I’ve recently had an enquiry about something on Windows Vista.  A day or two later I realised I do have a machine with a Vista partition, so I booted into it to investigate.

First impression: my god, this takes forever to boot, and then to do anything!  I guess that’s why ‘they’ say the Atom processor is underpowered.  Firing up MSIE to go and download the things I was to investigate also took a very long time.

Second impression: wow, this takes me back!  On Ubuntu a year ago I had to download a graphics driver capable of driving the Sun monitor.  This time it was only the smaller monitor that every modern driver should be fine with, but I got a different problem.  Vista’s driver was fine with the 1280×1024 screen size, but the whole screen image was offset from the physical screen, leaving a black band bottom+right of the monitor, and the top left of the display off the screen.  That’s something I haven’t seen on a desktop OS[1] for many years!

Anyway, I was able to answer the enquiry.  Enough Windows for one year, I think.

[1] The nearest I can think of in recent years is when connecting an OHP to the laptop for a conference talk.  I had serious problems with that as recently as 2005, and moderate problems comparable to the above still happen from time to time.

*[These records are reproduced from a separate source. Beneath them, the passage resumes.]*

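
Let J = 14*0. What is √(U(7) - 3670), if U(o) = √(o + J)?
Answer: √(-3670 + √7) ≈ 60.559*I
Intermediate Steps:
J = 0
U(o) = √o (U(o) = √(o + 0) = √o)
√(U(7) - 3670) = √(√7 - 3670) = √(-3670 + √7)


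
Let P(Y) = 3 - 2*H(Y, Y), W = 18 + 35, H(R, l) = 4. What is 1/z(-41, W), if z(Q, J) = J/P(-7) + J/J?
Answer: -5/48 ≈ -0.10417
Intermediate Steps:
W = 53
P(Y) = -5 (P(Y) = 3 - 2*4 = 3 - 8 = -5)
z(Q, J) = 1 - J/5 (z(Q, J) = J/(-5) + J/J = J*(-⅕) + 1 = -J/5 + 1 = 1 - J/5)
1/z(-41, W) = 1/(1 - ⅕*53) = 1/(1 - 53/5) = 1/(-48/5) = -5/48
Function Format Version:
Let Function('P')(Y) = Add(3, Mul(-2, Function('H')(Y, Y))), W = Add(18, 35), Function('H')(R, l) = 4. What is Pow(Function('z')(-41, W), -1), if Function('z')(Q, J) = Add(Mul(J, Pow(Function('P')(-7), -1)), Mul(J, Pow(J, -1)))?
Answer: Rational(-5, 48) ≈ -0.10417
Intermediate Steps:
W = 53
Function('P')(Y) = -5 (Function('P')(Y) = Add(3, Mul(-2, 4)) = Add(3, -8) = -5)
Function('z')(Q, J) = Add(1, Mul(Rational(-1, 5), J)) (Function('z')(Q, J) = Add(Mul(J, Pow(-5, -1)), Mul(J, Pow(J, -1))) = Add(Mul(J, Rational(-1, 5)), 1) = Add(Mul(Rational(-1, 5), J), 1) = Add(1, Mul(Rational(-1, 5), J)))
Pow(Function('z')(-41, W), -1) = Pow(Add(1, Mul(Rational(-1, 5), 53)), -1) = Pow(Add(1, Rational(-53, 5)), -1) = Pow(Rational(-48, 5), -1) = Rational(-5, 48)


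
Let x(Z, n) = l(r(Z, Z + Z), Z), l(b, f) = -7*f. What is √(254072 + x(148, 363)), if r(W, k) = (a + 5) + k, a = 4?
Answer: 14*√1291 ≈ 503.03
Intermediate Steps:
r(W, k) = 9 + k (r(W, k) = (4 + 5) + k = 9 + k)
x(Z, n) = -7*Z
√(254072 + x(148, 363)) = √(254072 - 7*148) = √(254072 - 1036) = √253036 = 14*√1291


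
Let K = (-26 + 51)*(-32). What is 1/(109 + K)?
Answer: -1/691 ≈ -0.0014472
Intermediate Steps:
K = -800 (K = 25*(-32) = -800)
1/(109 + K) = 1/(109 - 800) = 1/(-691) = -1/691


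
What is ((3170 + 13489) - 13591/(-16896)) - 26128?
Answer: -159974633/16896 ≈ -9468.2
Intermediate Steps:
((3170 + 13489) - 13591/(-16896)) - 26128 = (16659 - 13591*(-1/16896)) - 26128 = (16659 + 13591/16896) - 26128 = 281484055/16896 - 26128 = -159974633/16896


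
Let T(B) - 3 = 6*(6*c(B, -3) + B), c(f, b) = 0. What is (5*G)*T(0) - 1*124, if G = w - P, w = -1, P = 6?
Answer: -229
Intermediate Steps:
T(B) = 3 + 6*B (T(B) = 3 + 6*(6*0 + B) = 3 + 6*(0 + B) = 3 + 6*B)
G = -7 (G = -1 - 1*6 = -1 - 6 = -7)
(5*G)*T(0) - 1*124 = (5*(-7))*(3 + 6*0) - 1*124 = -35*(3 + 0) - 124 = -35*3 - 124 = -105 - 124 = -229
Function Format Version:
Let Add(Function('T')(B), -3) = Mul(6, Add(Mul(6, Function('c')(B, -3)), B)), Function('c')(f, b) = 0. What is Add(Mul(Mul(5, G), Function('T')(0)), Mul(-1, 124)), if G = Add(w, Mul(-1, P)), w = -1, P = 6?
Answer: -229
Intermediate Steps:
Function('T')(B) = Add(3, Mul(6, B)) (Function('T')(B) = Add(3, Mul(6, Add(Mul(6, 0), B))) = Add(3, Mul(6, Add(0, B))) = Add(3, Mul(6, B)))
G = -7 (G = Add(-1, Mul(-1, 6)) = Add(-1, -6) = -7)
Add(Mul(Mul(5, G), Function('T')(0)), Mul(-1, 124)) = Add(Mul(Mul(5, -7), Add(3, Mul(6, 0))), Mul(-1, 124)) = Add(Mul(-35, Add(3, 0)), -124) = Add(Mul(-35, 3), -124) = Add(-105, -124) = -229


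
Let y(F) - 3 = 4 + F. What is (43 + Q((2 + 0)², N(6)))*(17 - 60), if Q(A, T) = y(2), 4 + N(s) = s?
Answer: -2236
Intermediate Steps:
y(F) = 7 + F (y(F) = 3 + (4 + F) = 7 + F)
N(s) = -4 + s
Q(A, T) = 9 (Q(A, T) = 7 + 2 = 9)
(43 + Q((2 + 0)², N(6)))*(17 - 60) = (43 + 9)*(17 - 60) = 52*(-43) = -2236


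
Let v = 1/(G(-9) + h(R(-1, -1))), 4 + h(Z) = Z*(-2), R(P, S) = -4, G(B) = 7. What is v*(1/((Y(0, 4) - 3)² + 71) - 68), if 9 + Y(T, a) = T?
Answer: -1329/215 ≈ -6.1814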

Posted on December 21, 2010, in windows. Bookmark the permalink. 1 Comment.

  1. I struggled with Vista for three long years. It really does suck the big dog’s one.

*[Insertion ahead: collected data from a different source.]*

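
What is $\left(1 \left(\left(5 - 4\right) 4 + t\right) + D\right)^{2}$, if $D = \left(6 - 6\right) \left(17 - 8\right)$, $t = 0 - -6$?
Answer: $100$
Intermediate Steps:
$t = 6$ ($t = 0 + 6 = 6$)
$D = 0$ ($D = 0 \cdot 9 = 0$)
$\left(1 \left(\left(5 - 4\right) 4 + t\right) + D\right)^{2} = \left(1 \left(\left(5 - 4\right) 4 + 6\right) + 0\right)^{2} = \left(1 \left(1 \cdot 4 + 6\right) + 0\right)^{2} = \left(1 \left(4 + 6\right) + 0\right)^{2} = \left(1 \cdot 10 + 0\right)^{2} = \left(10 + 0\right)^{2} = 10^{2} = 100$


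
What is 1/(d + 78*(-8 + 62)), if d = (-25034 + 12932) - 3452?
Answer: -1/11342 ≈ -8.8168e-5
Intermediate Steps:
d = -15554 (d = -12102 - 3452 = -15554)
1/(d + 78*(-8 + 62)) = 1/(-15554 + 78*(-8 + 62)) = 1/(-15554 + 78*54) = 1/(-15554 + 4212) = 1/(-11342) = -1/11342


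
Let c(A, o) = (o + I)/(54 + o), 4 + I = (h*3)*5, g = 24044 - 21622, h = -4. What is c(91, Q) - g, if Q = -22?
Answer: -38795/16 ≈ -2424.7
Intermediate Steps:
g = 2422
I = -64 (I = -4 - 4*3*5 = -4 - 12*5 = -4 - 60 = -64)
c(A, o) = (-64 + o)/(54 + o) (c(A, o) = (o - 64)/(54 + o) = (-64 + o)/(54 + o))
c(91, Q) - g = (-64 - 22)/(54 - 22) - 1*2422 = -86/32 - 2422 = (1/32)*(-86) - 2422 = -43/16 - 2422 = -38795/16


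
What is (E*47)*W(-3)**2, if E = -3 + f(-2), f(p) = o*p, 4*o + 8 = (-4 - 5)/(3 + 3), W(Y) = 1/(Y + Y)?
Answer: 329/144 ≈ 2.2847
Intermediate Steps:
W(Y) = 1/(2*Y)
o = -19/8 (o = -2 + ((-4 - 5)/(3 + 3))/4 = -2 + (-9/6)/4 = -2 + (-9*1/6)/4 = -2 + (1/4)*(-3/2) = -2 - 3/8 = -19/8 ≈ -2.3750)
f(p) = -19*p/8
E = 7/4 (E = -3 - 19/8*(-2) = -3 + 19/4 = 7/4 ≈ 1.7500)
(E*47)*W(-3)**2 = ((7/4)*47)*((1/2)/(-3))**2 = 329*((1/2)*(-1/3))**2/4 = 329*(-1/6)**2/4 = (329/4)*(1/36) = 329/144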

    Now I’ve been upgraded to Windows 7 on the work machine, which is better, largely I suspect because the hardware is also massively upgraded. But I still have Vista on the work laptop that now lives permanently at home, and my gods is it slow.

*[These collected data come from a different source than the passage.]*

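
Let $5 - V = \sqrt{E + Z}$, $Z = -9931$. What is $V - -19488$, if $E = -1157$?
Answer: $19493 - 12 i \sqrt{77} \approx 19493.0 - 105.3 i$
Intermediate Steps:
$V = 5 - 12 i \sqrt{77}$ ($V = 5 - \sqrt{-1157 - 9931} = 5 - \sqrt{-11088} = 5 - 12 i \sqrt{77} \approx 5.0 - 105.3 i$)
$V - -19488 = \left(5 - 12 i \sqrt{77}\right) - -19488 = \left(5 - 12 i \sqrt{77}\right) + 19488 = 19493 - 12 i \sqrt{77}$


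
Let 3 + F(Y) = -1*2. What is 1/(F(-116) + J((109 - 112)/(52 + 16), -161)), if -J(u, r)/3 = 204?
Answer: -1/617 ≈ -0.0016207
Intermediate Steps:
J(u, r) = -612 (J(u, r) = -3*204 = -612)
F(Y) = -5 (F(Y) = -3 - 1*2 = -3 - 2 = -5)
1/(F(-116) + J((109 - 112)/(52 + 16), -161)) = 1/(-5 - 612) = 1/(-617) = -1/617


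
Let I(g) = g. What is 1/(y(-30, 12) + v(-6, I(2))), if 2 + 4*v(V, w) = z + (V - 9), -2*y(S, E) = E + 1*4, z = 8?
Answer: -4/41 ≈ -0.097561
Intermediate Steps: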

    Particularly, for some reason, when running Internet Explorer. Since I’m currently responsible for website design and maintenance for my employer, I have a good set of browsers installed – Firefox, Opera, Chrome, Safari – and all – every single one of them – loads my pages and runs the attached scripts so quickly that you can’t see anything updating, except the things you’re supposed to see. But not IE. If you load the page with IE, you can actually see the whole content of the page before the script gets around to hiding most of it.

    It’s beyond pathetic.

    Merry Humbug to you, by the way.